More recently, detailed stylistic studies have reopened the question of the "canon" of Shakespeare. There is no longer an agreed canon followed in most editions. Editors make their own decisions. Most scholars now agree that a number of plays, and The Passionate Pilgrim, are partly by Shakespeare and partly by other writers. Editors have to decide whether to include all, part or none of each such work. The authenticity of A Lover's Complaint has been questioned, and a number of other works have been suggested as candidates for inclusion.

One widely agreed change is the inclusion in most recent editions of a 38th play. The Two Noble Kinsmen was first published in 1634, under the names of John Fletcher and William Shakespeare, both dead by then. Only a few editions included this until recently.

A further recent development is the questioning of the tradition of conflated texts. Editors now have to decide whether to follow Folio, quarto or conflated text for each relevant play.

Current editions

A facsimile edition of the First Folio is published by Norton.

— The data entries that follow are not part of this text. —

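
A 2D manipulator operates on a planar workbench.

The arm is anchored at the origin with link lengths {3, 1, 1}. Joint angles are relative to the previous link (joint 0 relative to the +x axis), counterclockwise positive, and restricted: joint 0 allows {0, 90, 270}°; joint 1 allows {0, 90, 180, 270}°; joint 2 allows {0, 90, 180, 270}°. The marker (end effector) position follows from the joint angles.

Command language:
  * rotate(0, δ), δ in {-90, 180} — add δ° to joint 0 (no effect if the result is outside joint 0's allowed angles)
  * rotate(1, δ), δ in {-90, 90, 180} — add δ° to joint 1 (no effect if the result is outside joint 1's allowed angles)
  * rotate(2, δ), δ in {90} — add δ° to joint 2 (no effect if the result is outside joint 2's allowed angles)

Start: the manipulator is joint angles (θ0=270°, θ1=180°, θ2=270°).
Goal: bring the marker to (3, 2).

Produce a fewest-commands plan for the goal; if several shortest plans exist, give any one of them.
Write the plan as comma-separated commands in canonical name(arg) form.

from: joint angles (θ0=270°, θ1=180°, θ2=270°)
step 1 (rotate(1, -90)): joint angles (θ0=270°, θ1=90°, θ2=270°)
step 2 (rotate(0, 180)): joint angles (θ0=90°, θ1=90°, θ2=270°)
step 3 (rotate(0, -90)): joint angles (θ0=0°, θ1=90°, θ2=270°)
step 4 (rotate(2, 90)): joint angles (θ0=0°, θ1=90°, θ2=0°)
no 3-step plan works, so 4 is optimal.

rotate(1, -90), rotate(0, 180), rotate(0, -90), rotate(2, 90)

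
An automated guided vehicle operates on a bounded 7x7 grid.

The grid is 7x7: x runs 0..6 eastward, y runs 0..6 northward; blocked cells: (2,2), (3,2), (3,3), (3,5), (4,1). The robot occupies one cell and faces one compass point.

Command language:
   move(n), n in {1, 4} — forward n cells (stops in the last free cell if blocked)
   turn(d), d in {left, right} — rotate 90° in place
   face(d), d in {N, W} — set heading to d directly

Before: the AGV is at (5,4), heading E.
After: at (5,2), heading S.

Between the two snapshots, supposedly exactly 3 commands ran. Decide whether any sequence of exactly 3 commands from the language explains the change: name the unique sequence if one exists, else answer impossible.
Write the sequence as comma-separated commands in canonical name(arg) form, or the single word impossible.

key: cell and facing (now S) both changed — the 3 commands mix motion and turning
t0: at (5,4), heading E
step 1 (turn(right)): at (5,4), heading S
step 2 (move(1)): at (5,3), heading S
step 3 (move(1)): at (5,2), heading S
no rival 3-sequence matches.

turn(right), move(1), move(1)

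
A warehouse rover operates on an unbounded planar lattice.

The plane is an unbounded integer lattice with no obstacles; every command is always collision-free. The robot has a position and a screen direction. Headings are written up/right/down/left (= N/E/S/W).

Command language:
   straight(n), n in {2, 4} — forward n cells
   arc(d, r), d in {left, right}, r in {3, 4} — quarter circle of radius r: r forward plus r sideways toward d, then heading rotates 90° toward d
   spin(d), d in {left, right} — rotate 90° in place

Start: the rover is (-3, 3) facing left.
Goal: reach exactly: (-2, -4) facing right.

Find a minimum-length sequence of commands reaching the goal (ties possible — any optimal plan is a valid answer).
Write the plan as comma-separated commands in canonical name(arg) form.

arc(left, 3), arc(left, 4)

initial: (-3, 3) facing left
t=1 arc(left, 3) ⇒ (-6, 0) facing down
t=2 arc(left, 4) ⇒ (-2, -4) facing right
no 1-step plan works, so 2 is optimal.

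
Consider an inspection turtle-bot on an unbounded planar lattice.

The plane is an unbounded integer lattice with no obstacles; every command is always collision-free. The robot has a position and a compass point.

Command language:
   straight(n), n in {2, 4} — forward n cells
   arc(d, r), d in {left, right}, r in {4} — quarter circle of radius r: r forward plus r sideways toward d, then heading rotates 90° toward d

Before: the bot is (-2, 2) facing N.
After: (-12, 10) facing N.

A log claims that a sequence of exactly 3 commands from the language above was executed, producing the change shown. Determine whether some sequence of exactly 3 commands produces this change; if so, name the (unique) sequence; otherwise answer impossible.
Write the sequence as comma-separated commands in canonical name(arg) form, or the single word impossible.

key: heading stays N — rotations cancel among the 3 commands
t0: (-2, 2) facing N
[1] after arc(left, 4): (-6, 6) facing W
[2] after straight(2): (-8, 6) facing W
[3] after arc(right, 4): (-12, 10) facing N
no rival 3-sequence matches.

arc(left, 4), straight(2), arc(right, 4)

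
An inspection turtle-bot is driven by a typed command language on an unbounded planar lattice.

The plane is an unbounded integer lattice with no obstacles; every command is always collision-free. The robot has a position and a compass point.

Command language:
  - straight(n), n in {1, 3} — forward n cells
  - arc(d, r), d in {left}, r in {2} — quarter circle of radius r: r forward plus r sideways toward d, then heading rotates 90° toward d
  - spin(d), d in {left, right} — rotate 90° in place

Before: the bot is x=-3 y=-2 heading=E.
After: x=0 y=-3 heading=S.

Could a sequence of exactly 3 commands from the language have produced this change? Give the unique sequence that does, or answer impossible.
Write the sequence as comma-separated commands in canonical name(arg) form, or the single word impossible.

key: running straight(1) before straight(3) would end elsewhere — order is forced
t0: x=-3 y=-2 heading=E
[1] after straight(3): x=0 y=-2 heading=E
[2] after spin(right): x=0 y=-2 heading=S
[3] after straight(1): x=0 y=-3 heading=S
no other 3-command option fits: unique.

straight(3), spin(right), straight(1)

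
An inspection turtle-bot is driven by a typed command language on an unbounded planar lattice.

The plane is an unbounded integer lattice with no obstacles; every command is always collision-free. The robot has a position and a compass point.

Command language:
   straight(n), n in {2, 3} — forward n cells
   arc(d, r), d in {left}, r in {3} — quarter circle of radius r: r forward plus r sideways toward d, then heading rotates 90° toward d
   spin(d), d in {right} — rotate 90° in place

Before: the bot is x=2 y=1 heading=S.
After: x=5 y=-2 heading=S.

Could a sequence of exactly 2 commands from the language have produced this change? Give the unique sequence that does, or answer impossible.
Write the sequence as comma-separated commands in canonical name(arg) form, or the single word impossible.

key: heading stays S — rotations cancel among the 2 commands
t0: x=2 y=1 heading=S
step 1 (arc(left, 3)): x=5 y=-2 heading=E
step 2 (spin(right)): x=5 y=-2 heading=S
no other 2-command option fits: unique.

arc(left, 3), spin(right)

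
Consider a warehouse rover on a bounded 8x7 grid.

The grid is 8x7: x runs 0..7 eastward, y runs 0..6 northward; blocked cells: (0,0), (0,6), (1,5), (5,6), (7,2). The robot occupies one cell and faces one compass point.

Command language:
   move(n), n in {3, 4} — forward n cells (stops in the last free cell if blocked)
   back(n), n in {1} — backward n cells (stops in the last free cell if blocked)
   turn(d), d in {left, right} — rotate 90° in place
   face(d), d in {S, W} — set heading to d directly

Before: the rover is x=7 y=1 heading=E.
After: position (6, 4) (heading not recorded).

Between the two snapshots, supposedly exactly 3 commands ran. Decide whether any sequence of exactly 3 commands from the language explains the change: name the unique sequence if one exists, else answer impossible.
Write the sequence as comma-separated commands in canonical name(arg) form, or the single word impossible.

back(1), turn(left), move(3)

key: order matters: swapping back(1) and move(3) lands elsewhere
from: x=7 y=1 heading=E
step 1 (back(1)): x=6 y=1 heading=E
step 2 (turn(left)): x=6 y=1 heading=N
step 3 (move(3)): x=6 y=4 heading=N
no other 3-command option fits: unique.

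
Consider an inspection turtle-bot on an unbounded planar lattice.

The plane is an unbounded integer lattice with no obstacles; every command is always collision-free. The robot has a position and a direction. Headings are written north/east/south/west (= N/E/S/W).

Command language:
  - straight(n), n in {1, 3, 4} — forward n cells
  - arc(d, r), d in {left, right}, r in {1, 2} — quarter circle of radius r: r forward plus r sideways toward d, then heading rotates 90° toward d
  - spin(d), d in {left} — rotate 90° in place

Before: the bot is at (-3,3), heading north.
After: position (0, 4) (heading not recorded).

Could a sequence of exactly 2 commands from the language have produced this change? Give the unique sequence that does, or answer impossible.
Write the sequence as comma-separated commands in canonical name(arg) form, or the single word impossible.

arc(right, 2), arc(right, 1)

key: running arc(right, 1) before arc(right, 2) would end elsewhere — order is forced
begin: at (-3,3), heading north
t=1 arc(right, 2) ⇒ at (-1,5), heading east
t=2 arc(right, 1) ⇒ at (0,4), heading south
uniquely the one of 64 2-step routes that fits.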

The Stratford Lane edition, originally published in 10 volumes between 1904 and 1907, was reissued as the 1-volume Shakespeare Head edition in 1934. This is currently available in the Wordsworth Classics series. It is arranged in the order its editors thought Shakespeare wrote.

Peter Alexander's edition (1951) is available from Collins. It is arranged traditionally.

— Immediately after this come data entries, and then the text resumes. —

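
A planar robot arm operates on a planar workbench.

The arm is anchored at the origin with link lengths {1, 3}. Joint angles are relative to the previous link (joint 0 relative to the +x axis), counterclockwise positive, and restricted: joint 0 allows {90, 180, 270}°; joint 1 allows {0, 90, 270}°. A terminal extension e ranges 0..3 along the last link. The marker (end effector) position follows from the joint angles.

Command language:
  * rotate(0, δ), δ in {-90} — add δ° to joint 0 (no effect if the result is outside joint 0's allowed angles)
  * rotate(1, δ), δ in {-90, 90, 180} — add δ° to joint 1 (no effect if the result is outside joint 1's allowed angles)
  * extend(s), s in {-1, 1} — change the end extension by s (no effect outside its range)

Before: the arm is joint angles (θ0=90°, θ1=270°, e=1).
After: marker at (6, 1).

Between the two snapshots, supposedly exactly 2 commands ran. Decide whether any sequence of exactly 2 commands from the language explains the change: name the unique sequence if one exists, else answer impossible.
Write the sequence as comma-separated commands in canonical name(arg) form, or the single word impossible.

begin: joint angles (θ0=90°, θ1=270°, e=1)
t=1 extend(1) ⇒ joint angles (θ0=90°, θ1=270°, e=2)
t=2 extend(1) ⇒ joint angles (θ0=90°, θ1=270°, e=3)
all 36 alternatives checked — unique.

extend(1), extend(1)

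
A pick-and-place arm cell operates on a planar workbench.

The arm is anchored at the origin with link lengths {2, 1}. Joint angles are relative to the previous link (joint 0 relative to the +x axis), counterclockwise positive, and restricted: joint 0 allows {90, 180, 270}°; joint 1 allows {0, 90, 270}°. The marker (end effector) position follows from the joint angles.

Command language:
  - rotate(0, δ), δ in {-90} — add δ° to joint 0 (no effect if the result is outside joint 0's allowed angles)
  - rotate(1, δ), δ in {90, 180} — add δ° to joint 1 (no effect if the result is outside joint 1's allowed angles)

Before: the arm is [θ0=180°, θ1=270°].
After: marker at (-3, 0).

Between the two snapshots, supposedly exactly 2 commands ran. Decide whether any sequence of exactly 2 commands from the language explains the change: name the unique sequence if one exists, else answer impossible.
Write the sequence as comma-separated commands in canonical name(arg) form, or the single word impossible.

rotate(1, 90), rotate(1, 180)

key: order matters: swapping rotate(1, 90) and rotate(1, 180) lands elsewhere
t0: [θ0=180°, θ1=270°]
1. rotate(1, 90) → [θ0=180°, θ1=0°]
2. rotate(1, 180) → [θ0=180°, θ1=0°]
no other 2-command option fits: unique.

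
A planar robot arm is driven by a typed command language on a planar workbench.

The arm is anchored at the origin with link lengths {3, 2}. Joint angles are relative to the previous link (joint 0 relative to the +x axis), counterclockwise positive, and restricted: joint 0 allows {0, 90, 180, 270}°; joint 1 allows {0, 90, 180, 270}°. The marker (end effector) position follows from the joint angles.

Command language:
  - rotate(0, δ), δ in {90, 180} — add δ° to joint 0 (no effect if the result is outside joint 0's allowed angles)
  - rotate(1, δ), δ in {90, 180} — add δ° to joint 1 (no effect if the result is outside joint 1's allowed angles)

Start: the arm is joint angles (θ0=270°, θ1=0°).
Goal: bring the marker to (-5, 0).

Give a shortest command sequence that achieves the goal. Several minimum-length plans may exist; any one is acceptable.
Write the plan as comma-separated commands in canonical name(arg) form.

rotate(0, 180), rotate(0, 90)

from: joint angles (θ0=270°, θ1=0°)
t=1 rotate(0, 180) ⇒ joint angles (θ0=90°, θ1=0°)
t=2 rotate(0, 90) ⇒ joint angles (θ0=180°, θ1=0°)
minimal: 2 command(s), checked below 2.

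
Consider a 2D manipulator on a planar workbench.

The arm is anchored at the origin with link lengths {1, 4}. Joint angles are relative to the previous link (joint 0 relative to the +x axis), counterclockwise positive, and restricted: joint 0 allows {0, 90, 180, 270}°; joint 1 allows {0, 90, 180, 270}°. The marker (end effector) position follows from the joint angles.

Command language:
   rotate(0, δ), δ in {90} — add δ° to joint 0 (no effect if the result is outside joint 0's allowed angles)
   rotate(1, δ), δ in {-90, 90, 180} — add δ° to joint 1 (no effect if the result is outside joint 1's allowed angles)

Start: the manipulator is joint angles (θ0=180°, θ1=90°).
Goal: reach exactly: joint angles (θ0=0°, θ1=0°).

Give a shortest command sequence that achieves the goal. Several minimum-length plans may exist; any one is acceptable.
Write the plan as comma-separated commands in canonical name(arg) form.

rotate(1, -90), rotate(0, 90), rotate(0, 90)

t0: joint angles (θ0=180°, θ1=90°)
[1] after rotate(1, -90): joint angles (θ0=180°, θ1=0°)
[2] after rotate(0, 90): joint angles (θ0=270°, θ1=0°)
[3] after rotate(0, 90): joint angles (θ0=0°, θ1=0°)
nothing shorter than 3 reaches the goal.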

The Pelican Shakespeare was originally published over many years, starting in 1956, with each play in a separate volume. The 1-volume edition (2002) is arranged by genres, as traditional, but with some changes: the poems are at the beginning; each genre is arranged chronologically; and Troilus and Cressida, Cymbeline and Pericles are reclassified from tragedy into comedy.

David Bevington's edition (6th edition 2009) rearranges somewhat more. A new genre, called romances, is added, comprising The Tempest, The Winter's Tale, Cymbeline, Pericles and The Two Noble Kinsmen. This edition is distinctive among recent editions in being the work of a single editor.

The Riverside Shakespeare (not to be confused with an 1883 edition with the same name) was first published in 1974. A 2nd edition appeared in 1997. It is arranged similarly to Bevington's edition.

The 2nd Arden edition was published in 38 volumes over the period 1951-82. A 3rd edition was started in 1995. The 1-volume edition, which is about 2/3 2nd edition and 1/3 3rd, arranges the plays alphabetically for ease of finding. Individual editors were allowed to decide for each play which text to follow.

The New Oxford Shakespeare (1986; 2nd edition 2005) represented a quite radical departure from tradition in various respects. Its editors rejected conflated texts, and generally follow the First Folio. The works are arranged in order of writing. It introduces headings to indicate various degrees of shared authorship, which most editions leave to notes. The 2nd edition has such headings for 10 plays. This edition includes more material than others: in the 2nd edition there are 41 plays, and a number of poems not included in other editions.

The Norton edition is based on the Oxford as far as text is concerned, but makes somewhat different decisions on content.

The Royal Shakespeare Company's edition (2007) takes the return to the First Folio further. It describes itself as the first new edition of it in about three centuries. The 36 plays are arranged as in the original. The editors correct what they believe to be misprints, modernize spelling and punctuation, tidy up the headings, and add material not in the First Folio in smaller (though not too small) type. This edition follows the Oxford's example of using joint authorship headings, but only for Pericles, by Shakespeare and Wilkins, and The Two Noble Kinsmen, by Shakespeare and Fletcher.

The New Cambridge Shakespeare, with a separate volume for each play, is still work in progress.